Der Antragsteller begehrt vorläufigen Rechtsschutz gegen den Bescheid über die gesonderte Feststellung des Gewinns 2015 und den Umsatzsteuerbescheid 2015. Insbesondere streiten die Beteiligten darüber, ob bzw. in welcher Höhe ein Nutzungsanteil für die private Pkw-Nutzung zu berücksichtigen ist.
Der Antragsteller ist selbständiger Steuerberater. Er wohnt in A. Ihm gehört dort ein altes Landhaus. Im Februar 2015 verlegte er seine berufliche Tätigkeit nach Hamburg in den Zuständigkeitsbereich des Antragsgegners. Neben den Mandaten, die der Antragsteller durch einen Kanzleikauf erhalten hat, betreut er ca. 100 Mandate in A und weitere in anderen Städten.
Die Erklärung zur gesonderten Feststellung von Grundlagen für die Einkommensbesteuerung reichte der Antragsteller am 30. September 2016 ein. U.a. erklärte er Kfz-Kosten in Höhe von 1.386,92 € und 5.867,01 € und AfA in Höhe von 5.943 € (insgesamt 13.196,93 €). Einen Anteil für private Nutzung des Pkw erklärte er nicht.

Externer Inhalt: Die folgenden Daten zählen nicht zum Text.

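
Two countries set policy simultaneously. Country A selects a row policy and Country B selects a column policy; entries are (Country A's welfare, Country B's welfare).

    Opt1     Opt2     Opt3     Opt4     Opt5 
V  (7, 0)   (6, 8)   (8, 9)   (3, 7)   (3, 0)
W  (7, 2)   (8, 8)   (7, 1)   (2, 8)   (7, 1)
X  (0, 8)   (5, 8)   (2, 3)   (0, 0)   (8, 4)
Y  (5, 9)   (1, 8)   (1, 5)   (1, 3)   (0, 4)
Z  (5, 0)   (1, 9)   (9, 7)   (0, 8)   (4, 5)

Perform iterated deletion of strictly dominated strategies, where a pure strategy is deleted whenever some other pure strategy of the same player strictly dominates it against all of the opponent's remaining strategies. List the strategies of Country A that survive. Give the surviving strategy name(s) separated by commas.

V, W, Z

For Country A, V strictly dominates Y on the remaining columns (Opt1: 7>5, Opt2: 6>1, Opt3: 8>1, Opt4: 3>1, Opt5: 3>0); eliminate Y.
Column Opt5 is eliminated: Opt2 beats it against every remaining row (V: 8>0, W: 8>1, X: 8>4, Z: 9>5).
Row X is eliminated: V beats it against every remaining column (Opt1: 7>0, Opt2: 6>5, Opt3: 8>2, Opt4: 3>0).
Country B's strategy Opt1 is strictly dominated by Opt2 (V: 8>0, W: 8>2, Z: 9>0) and is removed.
Among the remaining strategies, none is strictly dominated by another pure strategy of the same player, so the elimination stops.
Surviving strategies — Country A: {V, W, Z}; Country B: {Opt2, Opt3, Opt4}.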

Der Antragsgegner bat den Antragsteller durch Schreiben vom 30. November 2016 insbesondere um die Ermittlung der Kfz-Kosten und Angaben zu möglichen Kfz-Privatanteilen. An die Beantwortung der Fragen erinnerte der Antragsgegner durch Schreiben vom 10. März 2017.
Der Antragsteller teilte durch Schreiben vom 10. April 2017 mit, dass er die Kfz-Kosten nach tatsächlichen Kosten ermittelt habe und versehentlich die Berücksichtigung eines 5%igen Anteils für Privatfahrten unterlassen habe. Er bat um Erhöhung der Betriebseinnahmen um 659,85 € und der Umsatzsteuer um 112,20 €. Mit Schreiben vom 10. August 2017 teilte der Antragsteller mit, dass er zwischen 45.000 und 50.000 Kilometer jährlich fahre und seine privat getätigten Fahrten nicht ins Gewicht fallen würden. Er vertrat die Ansicht, eine "berufsbedingte" Erleichterung beim Führen des Fahrtenbuches zu haben.
Mit Bescheid vom 6. September 2017 über die gesonderte Feststellung von Besteuerungsgrundlagen stellte der Antragsgegner Einkünfte des Antragstellers in Höhe von 53.474,62 € fest. Er wich von der Erklärung des Antragstellers ab und setzte im Rahmen der 1%-Regelung einen Privatanteil in Höhe von 5.088 € an. Dabei ging der Antragsgegner von einem Wert des Pkw in Höhe von 35.648,74 € aus. Dieser Wert ergab sich aus der Übersicht des Antragstellers über die Entwicklung des Anlagevermögens. Umsatzsteuer ermittelte der Antragsgegner in Höhe von 773,30 € (19 %). Dabei ging er von 80 % von 5.088 € aus. Außerdem berücksichtigte der Antragsgegner noch Wege für Familienheimfahrten und Wege zwischen Wohnung und Betriebsstätte. Insgesamt erfolgte eine Gewinnkorrektur für die private Nutzung des Kfz in Höhe von 8.786,20 €. Wegen weiterer Einzelheiten wird auf die Anlage zum Bescheid verwiesen.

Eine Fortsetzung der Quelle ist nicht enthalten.